|A little milk with my tea, I think.|
La Calavera Catrina, as she became known, was made famous by her inclusion in the Diego Rivera mural Sueño de una tarde dominical en la Alameda Central (Dream of a Sunday Afternoon in the Alameda Central), which was also intended as social commentary. At the center, the complacent bourgeoisie of the years before the revolution stroll with death, while oppression of indigenous people happens around them. Various pop-culture and political figures appear, including Frida Kahlo. Since Wikipedia has a permissible-to-use image, I'm going to embed it here, as we'll want it for comparison in a moment.
|I'm the Diego Rivera original.|
|I'm the tribute at ALCA.|
"Expression of heritage" is actually what Catrina herself has become: she's the "fan favorite" among the calacas, with the only active link to her original meaning being occasional references to "death comes to rich and poor alike." (Looking further for the history of calacas led me to CALACA, a local arts organization that is doing an exhibit on contemporary interpretations of Día de los Muertos at a time and place I can realistically get to, so I may come away, two weeks from now, thinking something else entirely.)
I went to ALCA because I had Thursday off and didn't want to spend it responsibly on errands that I ordinarily do on Saturdays.

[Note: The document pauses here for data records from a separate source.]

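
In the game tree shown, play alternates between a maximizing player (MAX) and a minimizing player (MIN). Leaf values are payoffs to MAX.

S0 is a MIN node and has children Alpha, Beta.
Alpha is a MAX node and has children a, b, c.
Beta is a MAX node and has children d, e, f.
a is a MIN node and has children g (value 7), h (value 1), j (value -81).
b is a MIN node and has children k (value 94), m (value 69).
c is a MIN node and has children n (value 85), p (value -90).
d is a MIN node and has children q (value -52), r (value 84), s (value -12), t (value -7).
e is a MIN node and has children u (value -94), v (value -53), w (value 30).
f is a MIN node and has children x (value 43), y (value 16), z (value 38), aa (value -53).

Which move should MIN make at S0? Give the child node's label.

Beta

a (MIN): min(7, 1, -81) = -81
b (MIN): min(94, 69) = 69
c (MIN): min(85, -90) = -90
Alpha (MAX): max(-81, 69, -90) = 69
d (MIN): min(-52, 84, -12, -7) = -52
e (MIN): min(-94, -53, 30) = -94
f (MIN): min(43, 16, 38, -53) = -53
Beta (MAX): max(-52, -94, -53) = -52
S0 (MIN): min(69, -52) = -52
MIN at S0 wants the lowest of {Alpha=69, Beta=-52}, so chooses Beta.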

The art gallery and gift shop are a little storefront in downtown Phoenix, in the convention-hotel belt. Here's its mural, across the adjacent building.
|The Arizona centennial mentioned was in 2012. States like Massachusetts tell us to get off the lawn.|
|That awkward moment when you realize that Álvar Núñez Cabeza de Vaca's name means "cow head."|
The art in ALCA's windows is a little edgier and is from local artists. Most of my photos had too much glare from the facing hotel tower, but here are a couple samples.
|Madonna and child.|
|The one on the left may be Mexico Barbie.|
|Day of the Dead accessories: $3.99 each or two for $6.|
Here's Elena Rodriguez (modern Teresa) looking nervous and uncomfortable with Catrina, possibly because she knows Catrina's satire was originally aimed at exactly what Mattel has made her.
Manuel Estrella is much more comfortable with Catrina, in a blurry way. He is giving her advice on proper nutrition.